When water is left if can breed horrible parasites and become an unhealthy danger for children. Look out for old buckets, pot plants, containers, or even tyres that have collected water.
General debris can be a magnet for rats and mice, and any junk can provide a shelter or den for pests. Wood piles in particular are the perfect home for vermin, so it’s best to clear logs or piles of sticks away from where your child plays.
As parents, it’s important to instil in children the need to not wander off, and most kids will learn that and remember. However, when taken out of their usual environment, such as a new place to play or a day out somewhere special the excitement can take over. It’s a good idea to remind them to not run off and stay close, enforcing your rules.

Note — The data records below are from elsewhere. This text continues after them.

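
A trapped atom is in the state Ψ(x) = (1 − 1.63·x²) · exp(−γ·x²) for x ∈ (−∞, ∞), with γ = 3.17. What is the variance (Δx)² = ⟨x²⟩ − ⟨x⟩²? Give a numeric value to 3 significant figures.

Compute ⟨x⟩ and ⟨x²⟩ separately, then (Δx)² = ⟨x²⟩ − ⟨x⟩².
Expand each integrand as polynomial × e^(−2γx²) and use ∫x^(2j)·e^(−2γx²) dx = (2j−1)!!/(4γ)^j · √(π/(2γ)), odd powers → 0; here √(π/(2γ)) = 0.70393.
Normalization: ∫|Ψ|² dx = 0.55785.
⟨x⟩ = 0.0000 and ⟨x²⟩ = 0.047427.
(Δx)² = 0.047427 − (0.0000)² = 0.047427.

0.0474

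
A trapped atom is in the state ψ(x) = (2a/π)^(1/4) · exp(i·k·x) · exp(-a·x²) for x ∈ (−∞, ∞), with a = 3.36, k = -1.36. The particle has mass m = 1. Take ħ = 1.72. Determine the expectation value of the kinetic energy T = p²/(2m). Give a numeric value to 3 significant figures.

T = −(ħ²/2m) d²/dx², so ⟨T⟩ = −(ħ²/2m) ∫ ψ*·ψ'' dx; with m = 1.
Gaussian moments: ∫x^(2j)·e^(−2ax²) dx = (2j−1)!!/(4a)^j · √(π/(2a)), odd powers integrate to 0; here √(π/(2a)) = 0.68374. Derivatives: ψ′ = (ik − 2ax)·ψ, ψ″ = ((ik − 2ax)² − 2a)·ψ; the odd-in-x pieces drop out.
⟨T⟩ = 7.7060.

7.71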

Children are drawn to dogs and cats with a real compulsion. Be very aware of the risks of your child playing with animals, and don’t assume they’ll be okay. Children can stroke dogs very vigorously, or even pull their tails. Also, the owner might advise that your child should stay away. If they do, follow their advice. Not all pets are raised around children, or understand what kids can be like.
At home, you can deal with sharp points and corners with child protection accessories. This is rather different in outdoor play areas, where you’re at the mercy of natural wear and tear. Have a walk around the play park with your children to pick out any little danger signs. Most communal parks are very well kept, but it’s worth checking. If there’s a particular play area that seems dangerous, ask them not to play there, explaining why. Even at a very young age, explanations will help to back up your reasoning.
As a parent, you’ve probably already got eyes in the back of your head and an in-built danger detector! Hopefully, however, these tips have given a little bit of guidance.